List<Integer> data = new ArrayList<>(20);
for (int i = 0; i<20; i++) {
data.add(i);
}
Set<String> topics = Collections.singleton("Hello-Kafka");
Map<String, String> kafkaParams = new HashMap<>();
kafkaParams.put("metadata.broker.list", "10.0.102.251:9092");
JavaPairInputDStream<String, String> directKafkaStream = KafkaUtils.createDirectStream(ssc,
String.class, String.class, StringDecoder.class, StringDecoder.class, kafkaParams, topics);
directKafkaStream.foreachRDD(rdd -> {
// Create a Java Ignite RDD of Type (Int,Int) Integer Pair.

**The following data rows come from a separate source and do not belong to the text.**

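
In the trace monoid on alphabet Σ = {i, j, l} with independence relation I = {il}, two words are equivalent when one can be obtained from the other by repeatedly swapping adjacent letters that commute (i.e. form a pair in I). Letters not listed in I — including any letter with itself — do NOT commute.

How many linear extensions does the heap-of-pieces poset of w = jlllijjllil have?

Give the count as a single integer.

16

#0=j has no predecessor
#1=l depends on [0:j]
#2=l depends on [1:l]
#3=l depends on [2:l]
#4=i depends on [0:j]
#5=j depends on [3:l, 4:i]
#6=j depends on [5:j]
#7=l depends on [6:j]
#8=l depends on [7:l]
#9=i depends on [6:j]
#10=l depends on [8:l]
sources: [0:j]
N(rest) = Σ N(rest − s) over sources s of rest; N(one piece) = 1:
  size 1 → [9]=1  [10]=1
  size 2 → [8,10]=1  [9,10]=2
  size 3 → [7,8,10]=1  [8,9,10]=3
  size 4 → [7,8,9,10]=4
  size 5 → [6,7,8,9,10]=4
  size 6 → [5,6,7,8,9,10]=4
  size 7 → [3,5,6,7,8,9,10]=4  [4,5,6,7,8,9,10]=4
  size 8 → [2,3,5,6,7,8,9,10]=4  [3,4,5,6,7,8,9,10]=8
  size 9 → [1,2,3,5,6,7,8,9,10]=4  [2,3,4,5,6,7,8,9,10]=12
  first=0(j) contributes 16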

IgniteRDD sharedRDD = igniteContext.fromCache("hello-spark");
// Preparing a Java RDD
JavaRDD<String> javaRDD = sc.parallelize(Collections.singletonList("Hello-world"));
System.out.println("--- New RDD with " + rdd.partitions().size() + " partitions and " + rdd.count() + " records");
rdd.foreach(record -> {
//Displaying Kafka topic
System.out.println("Got the record : " + record._2);
//Pushing valeus to Ignite
sharedRDD.savePairs(javaRDD.<Integer, Integer>mapToPair(new PairFunction<Integer, Integer, Integer>() {
@Override public Tuple2<Integer, Integer> call(Integer val) throws Exception {
return new Tuple2<Integer, Integer>(val, val);
}
})
);
ssc.start();
ssc.awaitTermination();
}
}
I am not able to find out what is missing in code. Is the approach is right or I should use another approach. Please guide me for the same.